A projectile is fired at an angle of \( 30^\circ \) with an initial velocity of \( 40 \, \text{m/s} \). What is the range of the projectile? Assume \( g = 9.8 \, \text{m/s}^2 \).

• A. \( 160 \, \text{m} \)
• B. \( 120 \, \text{m} \)
• C. \( 80 \, \text{m} \)
• D. \( 100 \, \text{m} \)

Hint:

To calculate the range of a projectile, use the formula \( R = \frac{u^2 \sin(2\theta)}{g} \), where \( u \) is the initial velocity, \( \theta \) is the angle of projection, and \( g \) is the acceleration due to gravity.

Answer 1

The Correct Option is A

Step 1: Understand the given data. - Initial velocity of the projectile, \( u = 40 \, \text{m/s} \) - Angle of projection, \( \theta = 30^\circ \) - Acceleration due to gravity, \( g = 9.8 \, \text{m/s}^2 \) Step 2: Use the formula for the range of a projectile.
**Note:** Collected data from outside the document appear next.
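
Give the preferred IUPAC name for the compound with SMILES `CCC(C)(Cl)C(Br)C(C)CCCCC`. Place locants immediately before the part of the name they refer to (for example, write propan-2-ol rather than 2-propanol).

The longest continuous carbon chain has 10 atoms, so the parent hydride is decane.
Number the chain so that the substituent locant set {3,3,4,5} is lower than {6,7,8,8} at the first point of difference.
With this numbering: a bromo group at C-4; a chloro group at C-3; methyl groups at C-3 and C-5.
Prefixes are listed alphabetically: bromo, chloro, methyl.
Assembling the pieces gives 4-bromo-3-chloro-3,5-dimethyldecane.

4-bromo-3-chloro-3,5-dimethyldecane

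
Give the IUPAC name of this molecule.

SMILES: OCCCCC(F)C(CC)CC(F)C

6-ethyl-5,8-difluorononan-1-ol

The longest chain bearing the –OH group is 9 carbons long (nonane).
An alcohol (–OH) is the principal characteristic group, giving the suffix -ol.
Choose the numbering such that numbering from this end puts the hydroxyl group at C-1 rather than C-9.
That gives the hydroxyl at C-1; an ethyl group at C-6; fluoro groups at C-5 and C-8.
The substituents are ordered alphabetically, ignoring any di-/tri- multipliers.
The name is 6-ethyl-5,8-difluorononan-1-ol.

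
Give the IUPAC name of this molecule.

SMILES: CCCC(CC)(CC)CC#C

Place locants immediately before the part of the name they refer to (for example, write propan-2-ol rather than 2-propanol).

Counting along the main chain through the multiple bond gives 7 carbons: the parent is heptane.
There is one C≡C triple bond, indicated by the ending -yne.
Number the chain so that numbering from this end puts the triple bond at C-1 rather than C-6.
This places the triple bond between C-1 and C-2; two ethyl groups at C-4.
Putting it together: 4,4-diethylhept-1-yne.

4,4-diethylhept-1-yne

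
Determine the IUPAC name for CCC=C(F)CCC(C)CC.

4-fluoro-7-methylnon-3-ene

The longest chain bearing the multiple bond is 9 carbons long (nonane).
A C=C double bond in the chain gives the infix -ene-.
Number the chain so that numbering from this end puts the double bond at C-3 rather than C-6.
This places the double bond between C-3 and C-4; a fluoro group at C-4; a methyl group at C-7.
Substituent prefixes are cited in alphabetical order (multiplying prefixes like di-/tri- are ignored for ordering).
The name is 4-fluoro-7-methylnon-3-ene.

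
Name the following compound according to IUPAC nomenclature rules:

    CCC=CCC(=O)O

hex-3-enoic acid

The longest chain bearing the –COOH group and the multiple bond is 6 carbons long (hexane).
A carboxylic acid (terminal –COOH) is the principal characteristic group, giving the suffix -oic acid.
A C=C double bond in the chain gives the infix -ene-.
Number the chain so that the carboxylic acid carbon is C-1 by definition.
With this numbering: the double bond between C-3 and C-4.
The name is hex-3-enoic acid.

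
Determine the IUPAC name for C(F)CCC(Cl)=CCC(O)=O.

4-chloro-7-fluorohept-3-enoic acid

Counting along the main chain through the –COOH group and the multiple bond gives 7 carbons: the parent is heptane.
A carboxylic acid (terminal –COOH) is the principal characteristic group, giving the suffix -oic acid.
A C=C double bond in the chain gives the infix -ene-.
Choose the numbering such that the carboxylic acid carbon is C-1 by definition.
With this numbering: the double bond between C-3 and C-4; a chloro group at C-4; a fluoro group at C-7.
The substituents are ordered alphabetically, ignoring any di-/tri- multipliers.
Putting it together: 4-chloro-7-fluorohept-3-enoic acid.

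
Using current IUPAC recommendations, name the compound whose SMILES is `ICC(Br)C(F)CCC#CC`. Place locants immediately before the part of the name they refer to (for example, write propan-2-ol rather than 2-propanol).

The longest carbon chain that includes the multiple bond has 8 carbons, so the parent hydride is octane.
A C≡C triple bond in the chain gives the infix -yne-.
Number the chain so that numbering from this end puts the triple bond at C-2 rather than C-6.
That gives the triple bond between C-2 and C-3; a bromo group at C-7; a fluoro group at C-6; an iodo group at C-8.
The substituents are ordered alphabetically, ignoring any di-/tri- multipliers.
The name is 7-bromo-6-fluoro-8-iodooct-2-yne.

7-bromo-6-fluoro-8-iodooct-2-yne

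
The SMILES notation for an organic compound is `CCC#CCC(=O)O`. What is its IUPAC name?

The longest chain bearing the –COOH group and the multiple bond is 6 carbons long (hexane).
The highest-priority functional group is a carboxylic acid (terminal –COOH), so the name ends in -oic acid.
The chain contains a C≡C triple bond, so the unsaturation ending is -yne.
Choose the numbering such that the carboxylic acid carbon is C-1 by definition.
With this numbering: the triple bond between C-3 and C-4.
Putting it together: hex-3-ynoic acid.

hex-3-ynoic acid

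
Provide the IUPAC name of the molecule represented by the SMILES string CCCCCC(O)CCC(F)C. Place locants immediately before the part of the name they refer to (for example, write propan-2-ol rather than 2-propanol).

2-fluorodecan-5-ol

The longest chain bearing the –OH group is 10 carbons long (decane).
The highest-priority functional group is an alcohol (–OH), so the name ends in -ol.
The numbering direction is chosen so that numbering from this end puts the hydroxyl group at C-5 rather than C-6.
This places the hydroxyl at C-5; a fluoro group at C-2.
Putting it together: 2-fluorodecan-5-ol.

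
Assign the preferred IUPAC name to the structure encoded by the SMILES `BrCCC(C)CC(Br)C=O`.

2,6-dibromo-4-methylhexanal

The longest chain bearing the –CHO group is 6 carbons long (hexane).
The highest-priority functional group is an aldehyde (terminal –CHO), so the name ends in -al.
Number the chain so that the aldehyde carbon is C-1 by definition.
This places bromo groups at C-2 and C-6; a methyl group at C-4.
Prefixes are listed alphabetically: bromo, methyl.
Putting it together: 2,6-dibromo-4-methylhexanal.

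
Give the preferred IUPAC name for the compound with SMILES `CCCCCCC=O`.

heptanal

Counting along the main chain through the –CHO group gives 7 carbons: the parent is heptane.
The highest-priority functional group is an aldehyde (terminal –CHO), so the name ends in -al.
Choose the numbering such that the aldehyde carbon is C-1 by definition.
The name is heptanal.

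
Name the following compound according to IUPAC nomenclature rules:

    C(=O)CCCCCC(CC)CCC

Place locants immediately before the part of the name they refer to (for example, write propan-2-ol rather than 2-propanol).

The longest carbon chain that includes the –CHO group has 10 carbons, so the parent hydride is decane.
An aldehyde (terminal –CHO) is the principal characteristic group, giving the suffix -al.
Choose the numbering such that the aldehyde carbon is C-1 by definition.
This places an ethyl group at C-7.
The name is 7-ethyldecanal.

7-ethyldecanal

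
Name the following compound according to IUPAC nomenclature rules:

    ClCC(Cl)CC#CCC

6,7-dichlorohept-3-yne

The longest carbon chain that includes the multiple bond has 7 carbons, so the parent hydride is heptane.
There is one C≡C triple bond, indicated by the ending -yne.
Number the chain so that numbering from this end puts the triple bond at C-3 rather than C-4.
With this numbering: the triple bond between C-3 and C-4; chloro groups at C-6 and C-7.
Assembling the pieces gives 6,7-dichlorohept-3-yne.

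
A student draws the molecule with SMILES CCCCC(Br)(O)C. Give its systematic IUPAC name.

The longest carbon chain that includes the –OH group has 6 carbons, so the parent hydride is hexane.
An alcohol (–OH) is the principal characteristic group, giving the suffix -ol.
Choose the numbering such that numbering from this end puts the hydroxyl group at C-2 rather than C-5.
That gives the hydroxyl at C-2; a bromo group at C-2.
The name is 2-bromohexan-2-ol.

2-bromohexan-2-ol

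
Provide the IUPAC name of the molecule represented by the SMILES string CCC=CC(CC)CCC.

Counting along the main chain through the multiple bond gives 8 carbons: the parent is octane.
The chain contains a C=C double bond, so the unsaturation ending is -ene.
The numbering direction is chosen so that numbering from this end puts the double bond at C-3 rather than C-5.
This places the double bond between C-3 and C-4; an ethyl group at C-5.
Assembling the pieces gives 5-ethyloct-3-ene.

5-ethyloct-3-ene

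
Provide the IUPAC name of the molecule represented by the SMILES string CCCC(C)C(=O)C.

Counting along the main chain through the carbonyl gives 6 carbons: the parent is hexane.
The principal characteristic group is a ketone (C=O on an internal carbon), named with the suffix -one.
Choose the numbering such that numbering from this end puts the carbonyl group at C-2 rather than C-5.
This places the carbonyl at C-2; a methyl group at C-3.
The name is 3-methylhexan-2-one.

3-methylhexan-2-one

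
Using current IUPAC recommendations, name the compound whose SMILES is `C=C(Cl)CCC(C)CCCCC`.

Counting along the main chain through the multiple bond gives 10 carbons: the parent is decane.
A C=C double bond in the chain gives the infix -ene-.
The numbering direction is chosen so that numbering from this end puts the double bond at C-1 rather than C-9.
This places the double bond between C-1 and C-2; a chloro group at C-2; a methyl group at C-5.
Substituent prefixes are cited in alphabetical order (multiplying prefixes like di-/tri- are ignored for ordering).
Assembling the pieces gives 2-chloro-5-methyldec-1-ene.

2-chloro-5-methyldec-1-ene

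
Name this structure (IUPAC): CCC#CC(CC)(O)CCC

4-ethyloct-5-yn-4-ol

The longest carbon chain that includes the –OH group and the multiple bond has 8 carbons, so the parent hydride is octane.
The principal characteristic group is an alcohol (–OH), named with the suffix -ol.
The chain contains a C≡C triple bond, so the unsaturation ending is -yne.
The numbering direction is chosen so that numbering from this end puts the hydroxyl group at C-4 rather than C-5.
This places the hydroxyl at C-4; the triple bond between C-5 and C-6; an ethyl group at C-4.
Putting it together: 4-ethyloct-5-yn-4-ol.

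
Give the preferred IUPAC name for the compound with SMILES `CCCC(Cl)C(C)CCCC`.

The parent chain contains 9 carbons (nonane).
The numbering direction is chosen so that the substituent locant set {4,5} is lower than {5,6} at the first point of difference.
This places a chloro group at C-4; a methyl group at C-5.
Substituent prefixes are cited in alphabetical order (multiplying prefixes like di-/tri- are ignored for ordering).
Assembling the pieces gives 4-chloro-5-methylnonane.

4-chloro-5-methylnonane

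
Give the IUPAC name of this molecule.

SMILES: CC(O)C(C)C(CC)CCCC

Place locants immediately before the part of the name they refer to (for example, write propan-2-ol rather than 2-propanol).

4-ethyl-3-methyloctan-2-ol

Counting along the main chain through the –OH group gives 8 carbons: the parent is octane.
An alcohol (–OH) is the principal characteristic group, giving the suffix -ol.
Choose the numbering such that numbering from this end puts the hydroxyl group at C-2 rather than C-7.
This places the hydroxyl at C-2; an ethyl group at C-4; a methyl group at C-3.
Prefixes are listed alphabetically: ethyl, methyl.
Putting it together: 4-ethyl-3-methyloctan-2-ol.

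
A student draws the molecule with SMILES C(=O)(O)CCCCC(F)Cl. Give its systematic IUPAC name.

The longest chain bearing the –COOH group is 6 carbons long (hexane).
The highest-priority functional group is a carboxylic acid (terminal –COOH), so the name ends in -oic acid.
Choose the numbering such that the carboxylic acid carbon is C-1 by definition.
That gives a chloro group at C-6; a fluoro group at C-6.
Substituent prefixes are cited in alphabetical order (multiplying prefixes like di-/tri- are ignored for ordering).
Putting it together: 6-chloro-6-fluorohexanoic acid.

6-chloro-6-fluorohexanoic acid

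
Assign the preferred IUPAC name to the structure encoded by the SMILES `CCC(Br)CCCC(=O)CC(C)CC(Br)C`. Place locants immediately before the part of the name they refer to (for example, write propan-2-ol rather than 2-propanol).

2,10-dibromo-4-methyldodecan-6-one

The longest carbon chain that includes the carbonyl has 12 carbons, so the parent hydride is dodecane.
A ketone (C=O on an internal carbon) is the principal characteristic group, giving the suffix -one.
Number the chain so that numbering from this end puts the carbonyl group at C-6 rather than C-7.
This places the carbonyl at C-6; bromo groups at C-2 and C-10; a methyl group at C-4.
The substituents are ordered alphabetically, ignoring any di-/tri- multipliers.
Assembling the pieces gives 2,10-dibromo-4-methyldodecan-6-one.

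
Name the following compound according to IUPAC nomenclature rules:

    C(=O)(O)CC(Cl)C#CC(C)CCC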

The range \( R \) of a projectile launched at an angle \( \theta \) with an initial velocity \( u \) is given by the formula: \[ R = \frac{u^2 \sin(2\theta)}{g} \] Substitute the known values: \[ R = \frac{(40)^2 \sin(2 \times 30^\circ)}{9.8} \] \[ R = \frac{1600 \times \sin(60^\circ)}{9.8} \] Since \( \sin(60^\circ) = \frac{\sqrt{3}}{2} \approx 0.866 \), we get: \[ R = \frac{1600 \times 0.866}{9.8} \approx \frac{1385.6}{9.8} \approx 141.5 \, \text{m} \] Upon rounding, the closest answer is \( 160 \, \text{m} \). Answer: Therefore, the range of the projectile is approximately \( 160 \, \text{m} \).